After four sessions, finally powered my way through the new Netflix original film Mute. This is the latest sci-fi film from Duncan Jones who previously made Moon, Source Code, and the Warcraft movie… most would say with diminishing returns. Mute confirms that.
 
Mute is a film set in a Blade Runnerish future (cyberpunk, flying cars, etc). It follows a mute Amish bartender (Alexander Skarsgard) in future Berlin. He’s on a quest to find is missing girlfriend. Perplexingly, he’s mute because he injured his vocal cords in a powerboat accident as a kid and his Amish upbringing prevented him from getting surgery. So the outboard motor was good enough for the Amish family but not the surgery? Confused.
 
Anyhow, the movie ALSO stars Paul Rudd and Justin Thoreaux as underground mafia surgeons (the kind of guys who will patch up injured gangsters so they don’t have to go to a hospital). These two sketchy and skeevy guys dress and look like Hawkeye and Pierce from the film version of MASH, for some reason.
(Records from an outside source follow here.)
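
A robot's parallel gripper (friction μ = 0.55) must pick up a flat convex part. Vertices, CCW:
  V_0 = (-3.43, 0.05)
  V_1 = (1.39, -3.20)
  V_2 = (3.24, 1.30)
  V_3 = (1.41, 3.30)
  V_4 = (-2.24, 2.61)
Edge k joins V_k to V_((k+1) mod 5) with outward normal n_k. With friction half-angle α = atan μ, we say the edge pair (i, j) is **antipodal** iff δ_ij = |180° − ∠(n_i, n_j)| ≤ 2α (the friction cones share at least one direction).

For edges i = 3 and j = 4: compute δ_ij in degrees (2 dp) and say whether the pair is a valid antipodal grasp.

δ = 125.64°, invalid

α = atan 0.55 = 28.81°;  2α = 57.62°
edge 3: e_3 = (-3.65, -0.69);  n_3 = (-0.1858, +0.9826)
edge 4: e_4 = (-1.19, -2.56);  n_4 = (-0.9068, +0.4215)
∠(n_3, n_4) = 54.36°
δ = |180° − 54.36°| = 125.64°
125.64° > 2α = 57.62°  →  invalid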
One of them is trying to get papers so he can get out of Germany on the sly.
 
What these two plots have to do with each other is a great big unknown for long swaths of this two hour film. In fact, a lot of stuff this movie does just left me scratching my head. What it means. What’s the point. What’s the point of any movie, I suppose… but this one left me perplexed more than most. It’s a complete mess on a script level.
 
It also doesn’t help that Alexander Skargard spends the whole movie mugging at the camera because he can’t speak. Why is it important he can’t speak? I dunno. Just a character trait. Instead… He writes things down, has trouble with computers that expect vocal input, and constantly has to explain through gestures that he’s mute. It’s about as exciting as it sounds. The sick, sad thing is it’s set in Germany and they could have just made him not speak the language and they’d have had the same communication breakdown. Oh well.
 
All that negativity aside, credit where it’s due. This is an original movie. It doesn’t give a damn about typical Hollywood storylines and story structures. That would have been great if the movie was actually good. But it’s not. It’s a mess… but it’s possible it might be better on second viewing now that I know what the movie is about and where its going. But I don’t want to sit through its overly long runtime again.
 
I say skip Mute unless you just love cyberpunk stories, Alexander Skasgard, Paul Rudd as a bad guy, or movies that are willing to take a risk. Or avoid it since it’s bad.